Ce n’est donc plus « l’image dans le tapis », comme dans le roman d’Henry James, mais le film dans le tapis ? Oui, c’est un peu cela. À ceci près que dans le texte d’Henry James, ce n’est justement pas cela, puisque la leçon du texte, c’est qu’il n’y a rien à voir. Est-ce qu’on gagnerait à ne plus appeler le tapis par son nom ? Les tapis recouvrent beaucoup de traditions et de fonctions différentes, entre les tapis tissés, les tapis noués, etc. Mais en traversant ce corpus d’objets, que l’on peut continuer à appeler « tapis », il faut surtout se prémunir contre les définitions trop restrictives. Cela dit, je ne cherche pas à produire un discours sur le tapis, je n’en ai pas la compétence.
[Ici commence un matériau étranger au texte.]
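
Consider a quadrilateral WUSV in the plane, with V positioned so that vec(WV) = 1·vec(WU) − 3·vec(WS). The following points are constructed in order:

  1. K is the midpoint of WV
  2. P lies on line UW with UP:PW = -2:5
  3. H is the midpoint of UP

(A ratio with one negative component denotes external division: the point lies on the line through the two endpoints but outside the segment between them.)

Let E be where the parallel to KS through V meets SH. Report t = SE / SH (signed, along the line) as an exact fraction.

Assign W = (0, 0), U = (1, 0), S = (0, 1), V = (1, -3) — the answer is frame-independent, so this choice is without loss of generality.
1. K is the midpoint of WV ⇒ K = (1/2, -3/2)
2. P lies on line UW with UP:PW = -2:5 ⇒ P = (5/3, 0)
3. H is the midpoint of UP ⇒ H = (4/3, 0)
through V parallel to KS: direction (-1/2, 5/2); meets SH at E = (4/17, 14/17)
E = S + t·(H−S) with t = 3/17

t = 3/17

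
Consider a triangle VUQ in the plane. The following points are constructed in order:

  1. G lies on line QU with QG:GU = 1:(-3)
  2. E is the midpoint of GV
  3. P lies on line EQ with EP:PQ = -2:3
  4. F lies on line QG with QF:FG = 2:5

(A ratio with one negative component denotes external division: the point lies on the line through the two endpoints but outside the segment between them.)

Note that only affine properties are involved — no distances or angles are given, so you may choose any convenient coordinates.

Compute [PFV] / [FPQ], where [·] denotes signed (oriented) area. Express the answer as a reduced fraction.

Work in coordinates with V = (0, 0), U = (1, 0), Q = (0, 1).
1. G lies on line QU with QG:GU = 1:(-3) ⇒ G = (-1/2, 3/2)
2. E is the midpoint of GV ⇒ E = (-1/4, 3/4)
3. P lies on line EQ with EP:PQ = -2:3 ⇒ P = (-3/4, 1/4)
4. F lies on line QG with QF:FG = 2:5 ⇒ F = (-1/7, 8/7)
2·[PFV] = -23/28, 2·[FPQ] = 3/14
[PFV]:[FPQ] = -23/28:3/14 = -23/6

[PFV]:[FPQ] = -23/6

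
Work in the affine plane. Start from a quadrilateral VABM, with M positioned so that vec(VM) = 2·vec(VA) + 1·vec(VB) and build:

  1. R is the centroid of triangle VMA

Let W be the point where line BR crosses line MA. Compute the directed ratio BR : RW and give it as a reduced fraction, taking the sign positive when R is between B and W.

BR:RW = 5

Choose coordinates V = (0, 0), A = (1, 0), B = (0, 1), M = (2, 1).
1. R is the centroid of triangle VMA ⇒ R = (1, 1/3)
line BR meets MA at W = (6/5, 1/5)
R = B + t·(W−B) with t = 5/6, so BR:RW = 5/6:1/6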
Ce qui m’intéresse, c’est plutôt de suggérer que le film n’est pas ce qu’on pense. Ce n’est pas seulement un cristal de mouvement, c’est aussi un principe de circulation et de transformation qui installe une énigme dans l’identité des formes. Cela renvoie aussi à votre travail sur AbyWarburg et l’image en mouvement avant l’époque du cinéma, l’époque de Botticelli par exemple. Warburg décèle des phénomènes de mise en mouvement des images ou des surfaces, indépendamment de tout l’appareillage technique du cinéma. Cet appareillage offre certes des instruments pour nommer ces phénomènes, mais le fait que le cinéma se soit fixé dans un dispositif technique nous empêche de les voir. Nous sommes restés très conditionnés par une conception photographique du film. Je distinguerais volontiers le « film » du « cinéma », qui n’ont presque rien à voir.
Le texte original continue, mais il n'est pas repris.